Four years ago, Bad Bunny's main gig was bagging groceries at a supermarket in Puerto Rico while he self-released music on SoundCloud. And while daily political turmoil and pandemic isolation may have screwed with our collective sense of time since then, Benito's rise to cultural prominence can only be described as meteoric.
Since the release of his breakout single "Soy Peor" at the tail end of 2016, the rapper has released three studio albums and a collaborative record with Colombian singer J Balvin, becoming one of the most in-demand features artists in popular music. Earlier this month, he cemented his place in music history when his latest album, El Último Tour Del Mundo, became the first all-Spanish-language album to reach number one on the Billboard 200 albums chart.
The milestone has been a long time coming, and the Latin music community at large is rightly celebrating it. The chart-topping success of El Último Tour comes at a time when Latin music growth is outpacing that of all other U.S. music markets. The industry experienced double-digit growth in 2017, 2018, and 2019, and while streaming is down overall during the pandemic, Latin music appears to be headed for a fourth straight year of record-breaking gains.
One strong indication of just how pivotal 2020 would be for Latin music came early in the year when Jennifer Lopez and Shakira were chosen to play the Super Bowl halftime show in Miami.

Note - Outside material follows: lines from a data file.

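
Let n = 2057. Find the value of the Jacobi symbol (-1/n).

First reduce: -1 ≡ 2056 (mod 2057).
Pull out 2^3: since 2057 ≡ 1 (mod 8), (2/2057) = +1, so (2/2057)^3 = +1.
Reciprocity: 257 ≡ 1 and 2057 ≡ 1 (mod 4), so (257/2057) = +(2057/257).
Reduce top mod 257: now compute (1/257).
Reached (1/257) = 1. Collecting the sign flips along the way, the symbol is +1.

1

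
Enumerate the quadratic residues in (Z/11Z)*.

Square k = 1,…,5 (k and 11−k give the same square):
1²=1, 2²=4, 3²=9, 4²≡5, 5²≡3 (mod 11).
So the quadratic residues mod 11 are {1, 3, 4, 5, 9}.

1, 3, 4, 5, 9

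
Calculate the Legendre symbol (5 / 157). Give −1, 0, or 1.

-1

Reciprocity: 5 ≡ 1 and 157 ≡ 1 (mod 4), so (5/157) = +(157/5).
Reduce top mod 5: now compute (2/5).
Pull out 2: since 5 ≡ 5 (mod 8), (2/5) = -1.
Reached (1/5) = 1. Collecting the sign flips along the way, the symbol is -1.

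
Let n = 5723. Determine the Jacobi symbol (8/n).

Pull out 2^3: since 5723 ≡ 3 (mod 8), (2/5723) = -1, so (2/5723)^3 = -1.
Reached (1/5723) = 1. Collecting the sign flips along the way, the symbol is -1.

-1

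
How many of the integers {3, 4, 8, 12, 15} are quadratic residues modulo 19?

(3/19) = -1 → non-residue.
(4/19) = +1 → QR.
(8/19) = -1 → non-residue.
(12/19) = -1 → non-residue.
(15/19) = -1 → non-residue.
Total quadratic residues among the 5: 1.

1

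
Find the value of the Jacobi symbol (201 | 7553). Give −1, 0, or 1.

Reciprocity: 201 ≡ 1 and 7553 ≡ 1 (mod 4), so (201/7553) = +(7553/201).
Reduce top mod 201: now compute (116/201).
Pull out 2^2: since 201 ≡ 1 (mod 8), (2/201) = +1, so (2/201)^2 = +1.
Reciprocity: 29 ≡ 1 and 201 ≡ 1 (mod 4), so (29/201) = +(201/29).
Reduce top mod 29: now compute (27/29).
Reciprocity: 27 ≡ 3 and 29 ≡ 1 (mod 4), so (27/29) = +(29/27).
Reduce top mod 27: now compute (2/27).
Pull out 2: since 27 ≡ 3 (mod 8), (2/27) = -1.
Reached (1/27) = 1. Collecting the sign flips along the way, the symbol is -1.

-1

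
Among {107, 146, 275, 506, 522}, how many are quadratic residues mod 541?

3

(107/541) = -1 → non-residue.
(146/541) = +1 → QR.
(275/541) = -1 → non-residue.
(506/541) = +1 → QR.
(522/541) = +1 → QR.
Total quadratic residues among the 5: 3.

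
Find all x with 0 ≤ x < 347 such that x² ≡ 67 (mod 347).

121, 226

Since 347 ≡ 3 (mod 4), a square root of 67 is 67^((347+1)/4) = 67^87 mod 347.
Repeated squaring: 67^2≡325, 67^4≡137, 67^8≡31, 67^16≡267, 67^32≡154, 67^64≡120 (mod 347).
67^87 = 67^(64+16+4+2+1) ≡ 121 (mod 347).
Check: 121² = 14641 ≡ 67 (mod 347). The two roots are 121 and 226.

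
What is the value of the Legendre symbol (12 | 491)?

Pull out 2^2: since 491 ≡ 3 (mod 8), (2/491) = -1, so (2/491)^2 = +1.
Reciprocity: 3 ≡ 3 and 491 ≡ 3 (mod 4), so (3/491) = −(491/3).
Reduce top mod 3: now compute (2/3).
Pull out 2: since 3 ≡ 3 (mod 8), (2/3) = -1.
Reached (1/3) = 1. Collecting the sign flips along the way, the symbol is +1.

1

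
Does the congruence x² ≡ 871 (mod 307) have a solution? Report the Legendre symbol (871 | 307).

1

Euler's criterion: (871/307) ≡ 257^153 (mod 307).
257^2 ≡ 44 (mod 307)
257^4 ≡ 94 (mod 307)
257^8 ≡ 240 (mod 307)
257^16 ≡ 191 (mod 307)
257^32 ≡ 255 (mod 307)
257^64 ≡ 248 (mod 307)
257^128 ≡ 104 (mod 307)
257^153 = 257^(128+16+8+1) ≡ 1 (mod 307).
Result is 1, so (871/307) = 1.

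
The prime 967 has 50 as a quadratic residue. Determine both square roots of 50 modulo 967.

Since 967 ≡ 3 (mod 4), a square root of 50 is 50^((967+1)/4) = 50^242 mod 967.
Repeated squaring: 50^2≡566, 50^4≡279, 50^8≡481, 50^16≡248, 50^32≡583, 50^64≡472, 50^128≡374 (mod 967).
50^242 = 50^(128+64+32+16+2) ≡ 747 (mod 967).
Check: 747² = 558009 ≡ 50 (mod 967). The two roots are 220 and 747.

220, 747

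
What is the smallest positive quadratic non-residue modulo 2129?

(2/2129) = +1, so 2 is a residue.
(3/2129) = −1, so 3 is the smallest positive non-residue mod 2129.

3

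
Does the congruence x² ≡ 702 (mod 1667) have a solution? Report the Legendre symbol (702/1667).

-1

Pull out 2: since 1667 ≡ 3 (mod 8), (2/1667) = -1.
Reciprocity: 351 ≡ 3 and 1667 ≡ 3 (mod 4), so (351/1667) = −(1667/351).
Reduce top mod 351: now compute (263/351).
Reciprocity: 263 ≡ 3 and 351 ≡ 3 (mod 4), so (263/351) = −(351/263).
Reduce top mod 263: now compute (88/263).
Pull out 2^3: since 263 ≡ 7 (mod 8), (2/263) = +1, so (2/263)^3 = +1.
Reciprocity: 11 ≡ 3 and 263 ≡ 3 (mod 4), so (11/263) = −(263/11).
Reduce top mod 11: now compute (10/11).
Pull out 2: since 11 ≡ 3 (mod 8), (2/11) = -1.
Reciprocity: 5 ≡ 1 and 11 ≡ 3 (mod 4), so (5/11) = +(11/5).
Reduce top mod 5: now compute (1/5).
Reached (1/5) = 1. Collecting the sign flips along the way, the symbol is -1.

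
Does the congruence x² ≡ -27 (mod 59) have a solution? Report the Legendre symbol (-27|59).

-1

First reduce: -27 ≡ 32 (mod 59).
Pull out 2^5: since 59 ≡ 3 (mod 8), (2/59) = -1, so (2/59)^5 = -1.
Reached (1/59) = 1. Collecting the sign flips along the way, the symbol is -1.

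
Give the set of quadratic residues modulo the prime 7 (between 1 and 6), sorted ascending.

Square k = 1,…,3 (k and 7−k give the same square):
1²=1, 2²=4, 3²≡2 (mod 7).
So the quadratic residues mod 7 are {1, 2, 4}.

1 2 4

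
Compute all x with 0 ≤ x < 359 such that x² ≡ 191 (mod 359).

52, 307

Since 359 ≡ 3 (mod 4), a square root of 191 is 191^((359+1)/4) = 191^90 mod 359.
Repeated squaring: 191^2≡222, 191^4≡101, 191^8≡149, 191^16≡302, 191^32≡18, 191^64≡324 (mod 359).
191^90 = 191^(64+16+8+2) ≡ 307 (mod 359).
Check: 307² = 94249 ≡ 191 (mod 359). The two roots are 52 and 307.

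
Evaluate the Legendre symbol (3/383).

Reciprocity: 3 ≡ 3 and 383 ≡ 3 (mod 4), so (3/383) = −(383/3).
Reduce top mod 3: now compute (2/3).
Pull out 2: since 3 ≡ 3 (mod 8), (2/3) = -1.
Reached (1/3) = 1. Collecting the sign flips along the way, the symbol is +1.

1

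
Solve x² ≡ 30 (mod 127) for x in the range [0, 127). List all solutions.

Since 127 ≡ 3 (mod 4), a square root of 30 is 30^((127+1)/4) = 30^32 mod 127.
Repeated squaring: 30^2≡11, 30^4≡121, 30^8≡36, 30^16≡26, 30^32≡41 (mod 127).
30^32 = 30^(32) ≡ 41 (mod 127).
Check: 41² = 1681 ≡ 30 (mod 127). The two roots are 41 and 86.

41, 86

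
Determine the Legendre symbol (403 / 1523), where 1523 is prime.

Reciprocity: 403 ≡ 3 and 1523 ≡ 3 (mod 4), so (403/1523) = −(1523/403).
Reduce top mod 403: now compute (314/403).
Pull out 2: since 403 ≡ 3 (mod 8), (2/403) = -1.
Reciprocity: 157 ≡ 1 and 403 ≡ 3 (mod 4), so (157/403) = +(403/157).
Reduce top mod 157: now compute (89/157).
Reciprocity: 89 ≡ 1 and 157 ≡ 1 (mod 4), so (89/157) = +(157/89).
Reduce top mod 89: now compute (68/89).
Pull out 2^2: since 89 ≡ 1 (mod 8), (2/89) = +1, so (2/89)^2 = +1.
Reciprocity: 17 ≡ 1 and 89 ≡ 1 (mod 4), so (17/89) = +(89/17).
Reduce top mod 17: now compute (4/17).
Pull out 2^2: since 17 ≡ 1 (mod 8), (2/17) = +1, so (2/17)^2 = +1.
Reached (1/17) = 1. Collecting the sign flips along the way, the symbol is +1.

1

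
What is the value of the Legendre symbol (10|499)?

-1

Pull out 2: since 499 ≡ 3 (mod 8), (2/499) = -1.
Reciprocity: 5 ≡ 1 and 499 ≡ 3 (mod 4), so (5/499) = +(499/5).
Reduce top mod 5: now compute (4/5).
Pull out 2^2: since 5 ≡ 5 (mod 8), (2/5) = -1, so (2/5)^2 = +1.
Reached (1/5) = 1. Collecting the sign flips along the way, the symbol is -1.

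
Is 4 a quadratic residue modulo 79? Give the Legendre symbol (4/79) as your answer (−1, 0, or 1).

1

Euler's criterion: (4/79) ≡ 4^39 (mod 79).
4^2 ≡ 16 (mod 79)
4^4 ≡ 19 (mod 79)
4^8 ≡ 45 (mod 79)
4^16 ≡ 50 (mod 79)
4^32 ≡ 51 (mod 79)
4^39 = 4^(32+4+2+1) ≡ 1 (mod 79).
Result is 1, so (4/79) = 1.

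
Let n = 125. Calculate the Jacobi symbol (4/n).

1

Pull out 2^2: since 125 ≡ 5 (mod 8), (2/125) = -1, so (2/125)^2 = +1.
Reached (1/125) = 1. Collecting the sign flips along the way, the symbol is +1.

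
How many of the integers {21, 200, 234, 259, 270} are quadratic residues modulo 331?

(21/331) = +1 → QR.
(200/331) = -1 → non-residue.
(234/331) = +1 → QR.
(259/331) = +1 → QR.
(270/331) = +1 → QR.
Total quadratic residues among the 5: 4.

4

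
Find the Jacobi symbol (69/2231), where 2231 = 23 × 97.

0

Reciprocity: 69 ≡ 1 and 2231 ≡ 3 (mod 4), so (69/2231) = +(2231/69).
Reduce top mod 69: now compute (23/69).
Reciprocity: 23 ≡ 3 and 69 ≡ 1 (mod 4), so (23/69) = +(69/23).
Reduce top mod 23: now compute (0/23).
Top reduces to 0: gcd > 1, so the symbol is 0.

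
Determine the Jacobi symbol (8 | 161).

1

Pull out 2^3: since 161 ≡ 1 (mod 8), (2/161) = +1, so (2/161)^3 = +1.
Reached (1/161) = 1. Collecting the sign flips along the way, the symbol is +1.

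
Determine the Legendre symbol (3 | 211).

Reciprocity: 3 ≡ 3 and 211 ≡ 3 (mod 4), so (3/211) = −(211/3).
Reduce top mod 3: now compute (1/3).
Reached (1/3) = 1. Collecting the sign flips along the way, the symbol is -1.

-1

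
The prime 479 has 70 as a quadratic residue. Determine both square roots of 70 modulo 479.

Since 479 ≡ 3 (mod 4), a square root of 70 is 70^((479+1)/4) = 70^120 mod 479.
Repeated squaring: 70^2≡110, 70^4≡125, 70^8≡297, 70^16≡73, 70^32≡60, 70^64≡247 (mod 479).
70^120 = 70^(64+32+16+8) ≡ 178 (mod 479).
Check: 178² = 31684 ≡ 70 (mod 479). The two roots are 178 and 301.

178, 301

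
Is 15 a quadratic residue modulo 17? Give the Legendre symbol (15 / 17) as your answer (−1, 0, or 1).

Reciprocity: 15 ≡ 3 and 17 ≡ 1 (mod 4), so (15/17) = +(17/15).
Reduce top mod 15: now compute (2/15).
Pull out 2: since 15 ≡ 7 (mod 8), (2/15) = +1.
Reached (1/15) = 1. Collecting the sign flips along the way, the symbol is +1.

1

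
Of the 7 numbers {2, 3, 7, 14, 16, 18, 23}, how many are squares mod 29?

3

(2/29) = -1 → non-residue.
(3/29) = -1 → non-residue.
(7/29) = +1 → QR.
(14/29) = -1 → non-residue.
(16/29) = +1 → QR.
(18/29) = -1 → non-residue.
(23/29) = +1 → QR.
Total quadratic residues among the 7: 3.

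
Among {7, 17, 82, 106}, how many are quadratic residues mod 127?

(7/127) = -1 → non-residue.
(17/127) = +1 → QR.
(82/127) = +1 → QR.
(106/127) = -1 → non-residue.
Total quadratic residues among the 4: 2.

2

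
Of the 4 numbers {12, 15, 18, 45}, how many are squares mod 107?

(12/107) = +1 → QR.
(15/107) = -1 → non-residue.
(18/107) = -1 → non-residue.
(45/107) = -1 → non-residue.
Total quadratic residues among the 4: 1.

1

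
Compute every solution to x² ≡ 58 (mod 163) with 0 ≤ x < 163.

Since 163 ≡ 3 (mod 4), a square root of 58 is 58^((163+1)/4) = 58^41 mod 163.
Repeated squaring: 58^2≡104, 58^4≡58, 58^8≡104, 58^16≡58, 58^32≡104 (mod 163).
58^41 = 58^(32+8+1) ≡ 104 (mod 163).
Check: 104² = 10816 ≡ 58 (mod 163). The two roots are 59 and 104.

59, 104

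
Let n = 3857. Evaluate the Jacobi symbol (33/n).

Reciprocity: 33 ≡ 1 and 3857 ≡ 1 (mod 4), so (33/3857) = +(3857/33).
Reduce top mod 33: now compute (29/33).
Reciprocity: 29 ≡ 1 and 33 ≡ 1 (mod 4), so (29/33) = +(33/29).
Reduce top mod 29: now compute (4/29).
Pull out 2^2: since 29 ≡ 5 (mod 8), (2/29) = -1, so (2/29)^2 = +1.
Reached (1/29) = 1. Collecting the sign flips along the way, the symbol is +1.

1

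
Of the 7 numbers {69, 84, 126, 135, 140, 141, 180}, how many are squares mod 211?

(69/211) = +1 → QR.
(84/211) = +1 → QR.
(126/211) = +1 → QR.
(135/211) = -1 → non-residue.
(140/211) = -1 → non-residue.
(141/211) = -1 → non-residue.
(180/211) = +1 → QR.
Total quadratic residues among the 7: 4.

4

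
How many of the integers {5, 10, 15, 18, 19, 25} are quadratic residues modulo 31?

5

(5/31) = +1 → QR.
(10/31) = +1 → QR.
(15/31) = -1 → non-residue.
(18/31) = +1 → QR.
(19/31) = +1 → QR.
(25/31) = +1 → QR.
Total quadratic residues among the 6: 5.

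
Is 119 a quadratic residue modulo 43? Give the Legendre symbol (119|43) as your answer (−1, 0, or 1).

First reduce: 119 ≡ 33 (mod 43).
Reciprocity: 33 ≡ 1 and 43 ≡ 3 (mod 4), so (33/43) = +(43/33).
Reduce top mod 33: now compute (10/33).
Pull out 2: since 33 ≡ 1 (mod 8), (2/33) = +1.
Reciprocity: 5 ≡ 1 and 33 ≡ 1 (mod 4), so (5/33) = +(33/5).
Reduce top mod 5: now compute (3/5).
Reciprocity: 3 ≡ 3 and 5 ≡ 1 (mod 4), so (3/5) = +(5/3).
Reduce top mod 3: now compute (2/3).
Pull out 2: since 3 ≡ 3 (mod 8), (2/3) = -1.
Reached (1/3) = 1. Collecting the sign flips along the way, the symbol is -1.

-1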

Save for a few pearl-clutching prudish conservatives, the show was widely lauded, with Shak and J.Lo all proving themselves worthy of their own 15-minute solo headlining performance.
They've certainly earned it.
Both artists entered the U.S. market during the so-called Latin invasion of the late '90s. At the time, crossovers by artists like Shakira, Marc Anthony, and Ricky Martin were considered nothing more than a fad. But two decades later, Shakira and Jennifer Lopez used their time on the world's biggest stage to introduce two artists — Bad Bunny and J Balvin — who walked through the doors they knocked down long ago.
The increasing popularity of Latin music has led to a spate of high-profile bilingual collaborations as of late, from Karol G and Nicki Minaj's "Tusa" to Rosalia's feature on The Weeknd's "Blinding Lights" remix and Kali Uchis and Rico Nasty's "Aquí Yo Mando."
While this is a growing trend nationally and internationally, local Miami artists have led the bilingual boom in recent years, from folk duo Dracula to Dama Vicke and rockers-turned-Latin trappers Baby City Club. This, of course, follows the footsteps of local pioneers such as Gloria Estefan, whose Miami Sound Machine released songs in both English and Spanish at a time when the market and demographic conditions were nowhere near as favorable as they are for Spanish-speaking artists today.
It's hard — and perhaps a bit misguided — to feel certain about anything that concerns the year 2020, but given the continued rising popularity of Latin music despite a global pandemic that has put the music industry in a tailspin, it stands to reason that Latin artists will continue to dominate the charts in 2021 and beyond.
After witnessing the long-term impacts of a musical movement that was perceived as a flash in the pan 20 years ago, it's a fair bet that Bad Bunny's historic, chart-topping feat is only the beginning.